Ainda durante o século XVII era arriscado ser um pensador autônomo na Europa, pois ideias e crenças que contrariavam os poderes estabelecidos eram rechaçadas frequentemente de maneira violenta e até fatal. Os preceitos da religião eram especialmente cobrados, pois questionar dogmas e a autoridade das instituições era considerado crime grave que atingiu muitos livres pensadores e críticos. Uma das vítimas da imposição religiosa e ideológica Kazimierz Łyszczyński, que foi executado em 1689 sob a acusação de ateísmo.
Łyszczyński nasceu em 1634 na atual região da Bielorrússia, que fazia parte da comunidade Polaco-Lituana. De família nobre, estudou em uma instituição jesuíta e recebeu uma firme base de formação cristã, além de filosofia clássica, latim e retórica. Depois dessa fase formativa, ingressou na prestigiada Academia de Vilnius para obter uma formação superior em direito e filosofia. Ele chegou a iniciar uma carreira eclesiástica e atuou como diácono, mas largou o ofício religioso por desilusão e pelos interesses materiais de uma atividade mais vantajosa porque herdou a fortuna e as propriedades familiares, assumindo a responsabilidade de administrar o patrimônio e os negócios.
Como um homem culto, Łyszczyński tinha familiaridade com o pensamento dos mais notáveis filósofos clássicos e ideólogos de seu tempo, explorando o racionalismo, correntes céticas, ideias pré-iluministas e ainda outras influências consideradas radicais. Seu contato com entendimentos divergentes da mentalidade predominante sobre fé e papel da igreja era uma experiência pessoal, pois ele não discutia publicamente suas ideias e limitava as interações com poucos interlocutores que comungavam das mesmas perspectivas.

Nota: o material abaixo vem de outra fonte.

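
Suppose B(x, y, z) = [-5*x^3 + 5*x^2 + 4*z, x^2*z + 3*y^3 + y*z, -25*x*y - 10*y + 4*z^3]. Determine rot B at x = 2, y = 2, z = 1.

(∇×B)₁ = ∂B₃/∂y − ∂B₂/∂z = -x^2 - 25*x - y - 10
(∇×B)₂ = ∂B₁/∂z − ∂B₃/∂x = 25*y + 4
(∇×B)₃ = ∂B₂/∂x − ∂B₁/∂y = 2*x*z
∇×B = (-x^2 - 25*x - y - 10, 25*y + 4, 2*x*z)
At (2, 2, 1): (-66, 54, 4).

(-66, 54, 4)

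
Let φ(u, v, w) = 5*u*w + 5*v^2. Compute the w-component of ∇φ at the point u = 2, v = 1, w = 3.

(∇φ)_3 = ∂φ/∂w = 5*u
At (2, 1, 3): 10.

10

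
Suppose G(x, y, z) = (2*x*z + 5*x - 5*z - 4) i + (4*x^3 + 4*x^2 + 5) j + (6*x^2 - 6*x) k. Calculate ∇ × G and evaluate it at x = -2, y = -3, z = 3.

(∇×G)₁ = ∂G₃/∂y − ∂G₂/∂z = 0
(∇×G)₂ = ∂G₁/∂z − ∂G₃/∂x = -10*x + 1
(∇×G)₃ = ∂G₂/∂x − ∂G₁/∂y = 12*x^2 + 8*x
∇×G = (0, -10*x + 1, 12*x^2 + 8*x)
At (-2, -3, 3): (0, 21, 32).

(0, 21, 32)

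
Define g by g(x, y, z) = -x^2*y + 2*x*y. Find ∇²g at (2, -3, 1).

∂²g/∂x² = -2*y
∂²g/∂y² = 0
∂²g/∂z² = 0
∇²g = -2*y
At (2, -3, 1): 6.

6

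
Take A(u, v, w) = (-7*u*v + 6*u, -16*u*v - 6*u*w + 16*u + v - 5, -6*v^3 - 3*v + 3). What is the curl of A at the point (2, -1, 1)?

(-9, 0, 40)

(∇×A)₁ = ∂A₃/∂v − ∂A₂/∂w = 6*u - 18*v^2 - 3
(∇×A)₂ = ∂A₁/∂w − ∂A₃/∂u = 0
(∇×A)₃ = ∂A₂/∂u − ∂A₁/∂v = 7*u - 16*v - 6*w + 16
∇×A = (6*u - 18*v^2 - 3, 0, 7*u - 16*v - 6*w + 16)
At (2, -1, 1): (-9, 0, 40).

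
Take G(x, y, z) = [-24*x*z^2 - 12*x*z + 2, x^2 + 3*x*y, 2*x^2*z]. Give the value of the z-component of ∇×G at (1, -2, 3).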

Apesar de não se expor, suas posições contra valores religiosos e atuação da igreja eram conhecidas por desafetos e esta situação revelou ser uma vulnerabilidade perigosa. Um vizinho e credor chamado Jan Brzoska resolveu levar suas diferenças pessoais e negociais contra Łyszczyński para a denúncia de suas alegadas práticas heréticas, então deu um jeito de furtar os manuscritos de seu desafeto para deliberadamente prejudicar e causar sua ruína. Os escritos secretos de Łyszczyńsk foram apresentados às autoridades como provas de sua posição blasfema como ateu, pois negar a existência de Deus era considerado um ato gravíssimo.
O material apresentado como criação de Łyszczyńsk foi conhecido como “De non existentia Dei” (“Sobre a Não Existência de Deus”) e foi submetido à avaliação do tribunal religioso em Lutsk (atual Ucrânia), sob jurisdição do bispo local. O que se conhece sobre o tratado só ficou conhecido através dos registros processuais, pois o material original foi destruído por ordem da igreja. A acusação indicou que Łyszczyńsk argumentou que Deus não era um ente superior e sim uma ideia criada por homens e, do mesmo modo, a Bíblia era um produto da elaboração de pessoas e não resultado da inspiração divina. Além disso, o réu teria afirmado na obra que as religiões eram instrumentos de dominação controladas por elites e administradas por agentes corruptos enriquecidos através da ilusão dos ignorantes. A profundidade das ideias atribuídas ao acusado incluíam a noção de que era viável a existência de uma moralidade livre de preceitos religiosos e que a razão era superior à fé.
As ideias de Łyszczyńsk desafiavam os parâmetros hegemônicos da Igreja Católica e a influência religiosa sobre as leis e o Estado. O julgamento foi um evento público utilizado como forma de exemplificar o poder dominante e impor medo a quem o desafiasse. O acusado teve o direito de defesa prejudicado durante um julgamento apressado e parcial e o resultado foi radical, pois foi imposta a pena de morte por decapitação. Antes do golpe final sua língua foi arrancada e depois do golpe fatal seu corpo foi queimado em praça pública. A execução ocorreu em 30 de março de 1689 em Varsóvia. Ele tinha 55 anos por ocasião da morte e seu caso foi exemplar de uma repressão extrema contra o ateísmo.